HDEs derived from the homes of children with positive (cases) and negative (control subjects) SPT results had similar bioactivities. However, when cases were considered in isolation, HDEs with higher levels of bioactivity were significantly associated with children who had lower numbers of positive SPT results. Analogous statistical analyses did not identify any association between HDE endotoxin levels and the aeroallergen sensitization profiles of children included in this study.
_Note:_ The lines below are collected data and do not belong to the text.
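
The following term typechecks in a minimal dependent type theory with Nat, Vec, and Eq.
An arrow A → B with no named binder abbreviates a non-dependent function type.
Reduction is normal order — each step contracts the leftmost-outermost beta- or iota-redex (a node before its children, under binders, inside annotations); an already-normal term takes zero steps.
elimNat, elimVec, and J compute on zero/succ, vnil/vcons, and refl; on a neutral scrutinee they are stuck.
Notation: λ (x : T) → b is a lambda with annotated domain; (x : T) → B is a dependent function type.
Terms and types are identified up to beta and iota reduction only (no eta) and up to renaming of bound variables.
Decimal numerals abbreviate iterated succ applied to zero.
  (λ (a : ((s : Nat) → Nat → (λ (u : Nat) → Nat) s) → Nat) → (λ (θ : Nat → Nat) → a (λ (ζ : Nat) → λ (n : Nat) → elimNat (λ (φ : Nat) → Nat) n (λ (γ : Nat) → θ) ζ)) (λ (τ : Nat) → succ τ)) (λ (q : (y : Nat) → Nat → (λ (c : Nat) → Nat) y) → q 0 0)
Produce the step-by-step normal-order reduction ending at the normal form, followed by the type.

reduction (normal order):
  (λ (a : ((s : Nat) → Nat → (λ (u : Nat) → Nat) s) → Nat) → (λ (θ : Nat → Nat) → a (λ (ζ : Nat) → λ (n : Nat) → elimNat (λ (φ : Nat) → Nat) n (λ (γ : Nat) → θ) ζ)) (λ (τ : Nat) → succ τ)) (λ (q : (y : Nat) → Nat → (λ (c : Nat) → Nat) y) → q 0 0)
  ~> (λ (a : Nat → Nat) → (λ (s : (u : Nat) → Nat → (λ (θ : Nat) → Nat) u) → s 0 0) (λ (ζ : Nat) → λ (n : Nat) → elimNat (λ (φ : Nat) → Nat) n (λ (γ : Nat) → a) ζ)) (λ (τ : Nat) → succ τ)
  ~> (λ (a : (s : Nat) → Nat → (λ (u : Nat) → Nat) s) → a 0 0) (λ (θ : Nat) → λ (ζ : Nat) → elimNat (λ (n : Nat) → Nat) ζ (λ (φ : Nat) → λ (γ : Nat) → succ γ) θ)
  ~> (λ (a : Nat) → λ (s : Nat) → elimNat (λ (u : Nat) → Nat) s (λ (θ : Nat) → λ (ζ : Nat) → succ ζ) a) 0 0
  ~> (λ (a : Nat) → elimNat (λ (s : Nat) → Nat) a (λ (u : Nat) → λ (θ : Nat) → succ θ) 0) 0
  ~> elimNat (λ (a : Nat) → Nat) 0 (λ (s : Nat) → λ (u : Nat) → succ u) 0
  ~> 0
the term's type:
  Nat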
HDE immunostimulatory activities predicted the aeroallergen sensitization status of CCAAPS subjects better than HDE endotoxin levels. These results provide the first published evidence that HDE bioassays have clinical relevance in predicting atopic risk.
尽管有证据表明,生命早期环境中内毒素和其他免疫刺激物的暴露会影响过敏风险,但由于缺乏相关检测方法,人们对这种宿主-环境关系的理解仍受到阻碍。
本研究旨在确定房屋灰尘提取物(HDE)生物活性的参数是否可预测参与辛辛那提儿童过敏和空气污染研究(CCAAPS)的高过敏风险婴儿的过敏原皮肤点刺试验(SPT)反应。
我们进行了一项巢式病例对照研究,选择了 99 名 CCAAPS 儿童,他们在 3 岁时对至少 1 种气传过敏原的 SPT 结果呈阳性,101 名儿童的 SPT 结果呈阴性。HDE 是从 1 岁时从研究对象家中采集的灰尘样本中制备的。用 HDE 孵育鼠脾细胞和骨髓来源的树突状细胞,通过 ELISA 测定上清细胞因子浓度。或者,先用 HDE 孵育骨髓来源的树突状细胞,然后评估 LPS 诱导的 IL-6 反应。用鲎变形细胞溶解物测定法测定 HDE 内毒素水平。
来自 SPT 阳性(病例)和阴性(对照)儿童家庭的 HDE 具有相似的生物活性。然而,当单独考虑病例时,生物活性较高的 HDE 与 SPT 阳性结果较少的儿童显著相关。类似的统计分析并未发现 HDE 内毒素水平与纳入本研究的儿童的气传过敏原致敏谱之间存在任何关联。
HDE 免疫刺激活性比 HDE 内毒素水平更能预测 CCAAPS 受试者的气传过敏原致敏状态。这些结果首次提供了 HDE 生物测定在预测特应性风险方面具有临床相关性的证据。